The Sleeping Car Murders (Costa-Gavras / France, 1965):
(Compartiment Tueurs)

A system of jangly flourishes, overcast Paris all lit up by "another sex crime, alas." Quick, roving shots in the train from Marseilles give compressed views of the characters in preparation for the crime, so that the strangled girl splayed in the compartment strikes a quiet note amid an opening flurry of movement. The victim is a flirtatious beauty-product envoy (Pascale Roberts), an inspector with a pesky head cold (Yves Montand) is on the case. Michel Piccoli twitches and sweats most elegantly, Simone Signoret is a fading diva with a frilly lapdog and an anecdote of lost youth, her disinterested young lover (Jean-Louis Trintignant) stashes muscle magazines around his lab. A couple of twitty juveniles (Jacques Perrin, Catherine Allégret) breeze through while a trenchcoated figure visits each suspect with a hand cannon: "Draw your suppositions, not your conclusions!" Costa-Gavras’ recherché debut is an exercise in propulsion, a policier less concerned with its mock-Simenon charades than with the darts and zooms in the Franscope frame.
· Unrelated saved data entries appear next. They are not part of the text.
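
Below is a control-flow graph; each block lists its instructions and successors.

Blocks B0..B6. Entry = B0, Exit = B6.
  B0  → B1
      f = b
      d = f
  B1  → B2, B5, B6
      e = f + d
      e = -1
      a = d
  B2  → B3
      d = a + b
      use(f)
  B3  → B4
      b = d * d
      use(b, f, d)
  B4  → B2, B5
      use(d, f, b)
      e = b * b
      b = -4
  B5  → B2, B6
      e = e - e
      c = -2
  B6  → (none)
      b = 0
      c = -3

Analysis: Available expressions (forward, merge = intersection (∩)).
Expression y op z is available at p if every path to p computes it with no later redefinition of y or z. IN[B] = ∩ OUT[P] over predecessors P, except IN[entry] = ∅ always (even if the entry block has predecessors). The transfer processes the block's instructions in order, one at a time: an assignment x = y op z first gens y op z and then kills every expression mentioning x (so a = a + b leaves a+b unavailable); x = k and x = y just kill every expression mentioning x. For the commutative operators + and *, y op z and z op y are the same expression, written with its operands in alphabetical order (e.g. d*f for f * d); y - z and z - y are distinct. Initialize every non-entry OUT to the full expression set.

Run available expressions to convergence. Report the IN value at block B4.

Answer: {d*d}

Trace:
Per-block solution:
  B0:  IN={}  OUT={}
  B1:  IN={}  OUT={d+f}
  B2:  IN={}  OUT={a+b}
  B3:  IN={a+b}  OUT={d*d}
  B4:  IN={d*d}  OUT={d*d}
  B5:  IN={}  OUT={}
  B6:  IN={}  OUT={}

Merge at B4: IN[B4] = OUT[B3] = {d*d}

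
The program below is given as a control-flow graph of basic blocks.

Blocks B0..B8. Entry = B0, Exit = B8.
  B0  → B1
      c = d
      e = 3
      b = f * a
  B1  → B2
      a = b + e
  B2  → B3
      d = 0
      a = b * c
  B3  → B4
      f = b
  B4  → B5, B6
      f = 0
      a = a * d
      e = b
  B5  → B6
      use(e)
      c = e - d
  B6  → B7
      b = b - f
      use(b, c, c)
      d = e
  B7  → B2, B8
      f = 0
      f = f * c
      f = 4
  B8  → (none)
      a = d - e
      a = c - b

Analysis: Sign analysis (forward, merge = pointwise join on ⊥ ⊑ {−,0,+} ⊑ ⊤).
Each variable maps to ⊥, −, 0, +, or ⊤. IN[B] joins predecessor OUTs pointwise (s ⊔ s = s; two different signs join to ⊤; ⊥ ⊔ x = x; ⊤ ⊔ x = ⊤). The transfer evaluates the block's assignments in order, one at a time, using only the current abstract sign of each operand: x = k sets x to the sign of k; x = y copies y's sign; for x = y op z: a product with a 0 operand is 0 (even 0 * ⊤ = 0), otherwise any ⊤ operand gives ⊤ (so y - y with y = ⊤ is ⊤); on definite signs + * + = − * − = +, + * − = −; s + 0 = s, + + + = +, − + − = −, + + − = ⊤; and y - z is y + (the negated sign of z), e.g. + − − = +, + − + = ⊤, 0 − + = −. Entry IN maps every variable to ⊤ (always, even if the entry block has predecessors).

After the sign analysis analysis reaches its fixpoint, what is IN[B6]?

Answer: {a: 0, b: ⊤, c: ⊤, d: 0, e: ⊤, f: 0}

Derivation:
Fixpoint table:
  B0: | IN=(all ⊤) | OUT={e:+; rest ⊤}
  B1: | IN={e:+; rest ⊤} | OUT={e:+; rest ⊤}
  B2: | IN=(all ⊤) | OUT={d:0; rest ⊤}
  B3: | IN={d:0; rest ⊤} | OUT={d:0; rest ⊤}
  B4: | IN={d:0; rest ⊤} | OUT={a:0, d:0, f:0; rest ⊤}
  B5: | IN={a:0, d:0, f:0; rest ⊤} | OUT={a:0, d:0, f:0; rest ⊤}
  B6: | IN={a:0, d:0, f:0; rest ⊤} | OUT={a:0, f:0; rest ⊤}
  B7: | IN={a:0, f:0; rest ⊤} | OUT={a:0, f:+; rest ⊤}
  B8: | IN={a:0, f:+; rest ⊤} | OUT={f:+; rest ⊤}

Merge at B6: IN[B6] = OUT[B4] ⊔ OUT[B5] = {a: 0, b: ⊤, c: ⊤, d: 0, e: ⊤, f: 0}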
The camera gazes through the bottom of a beer glass, peers past the ropes at a prizefight, and spins upside down from a gunshot, all in anticipation of Argento. (Two gendarmes spell out the style in a sidelong joke, "flamboyant gothic" is their favorite architecture.) Veterinarian experiments and lottery tickets figure in the sundry red herrings, Hitchcock’s telephone booth (Blackmail) puts on an appearance, the climactic chase is curiously allied to Zazie dans le Métro. Charles Denner’s cameo at the police station as a brassy ferret who chatters "as if at a political convention" points the way for the filmmaker. With Pierre Mondy, Claude Mann, Nadine Alari, and Bernadette Lafont. In black and white.